Why is Florida's annual-report late fee a flat $400?
Florida sets the late fee as a flat $400 added to the on-time fee regardless of entity size — an LLC pays $538.75 instead of $138.75, a for-profit corporation pays $550 instead of $150. The dollar amount doesn't scale with revenue or capitalization, which makes "filed on time" a sharp KYB signal: an entity that's late by even one day on a small annual report has measurably failed to keep its administrative state current. Non-profit corporations are exempt from the late fee.
What identifier do you return for a Florida entity?
The jurisdiction_id is the Division of Corporations document number — a 6- or 12-digit numeric string assigned at filing. Store it as a string. Any character on a Sunbiz print-out or PDF that looks like the letter o is actually the digit 0; the Division warns about this directly on its records-search guide. The document number is stable across renewals, name changes (which generate a Name HS record), and reinstatements.

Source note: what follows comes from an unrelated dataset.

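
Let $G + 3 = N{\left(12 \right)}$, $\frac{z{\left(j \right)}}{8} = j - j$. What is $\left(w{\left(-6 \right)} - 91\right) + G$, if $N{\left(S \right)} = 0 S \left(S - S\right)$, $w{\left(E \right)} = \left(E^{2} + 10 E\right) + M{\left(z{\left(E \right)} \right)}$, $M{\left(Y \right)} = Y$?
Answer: $-118$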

How do you handle foreign LLCs registered in Florida?
Foreign entities authorized to transact business in Florida appear on Sunbiz with the same status vocabulary as domestic ones. If the foreign entity registered under a different name than its home-state name, you'll see a Cross Ref record that ties the Florida-registered alternate name to the home-state name. Deep verification surfaces the home-state name in the response.
How current is Florida entity data?
The Division of Corporations refreshes its database daily. Electronic filings post within roughly three business days; paper filings within five. BizVerify returns the current Sunbiz status at the time the check runs — status changes show up within seconds of the registry updating, and p95 latency tracks the Sunbiz response time itself.

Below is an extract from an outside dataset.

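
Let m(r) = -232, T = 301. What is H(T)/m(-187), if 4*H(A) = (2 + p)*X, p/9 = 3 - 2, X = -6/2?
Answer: 33/928 ≈ 0.035560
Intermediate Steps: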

What does deep verification add over a quick check for Florida?
A quick check returns entity name, type, document number, and current Sunbiz status. Deep verification adds the registered agent, principal place of business, formation date, officers and directors (for corporations) or members and managers (for LLCs) from the most recent annual report, and the filing history. Use quick on the hot path for onboarding and re-verification; deep when you need the structured record for a company profile.
Do I get charged for a Florida entity that doesn't exist?
A confirmed "no match" still counts as a quick check (1 credit, roughly $0.08 on public pricing) — the verification ran and proved the entity isn't on Sunbiz. Hard errors from the registry side (timeouts, 5xx) don't consume credits.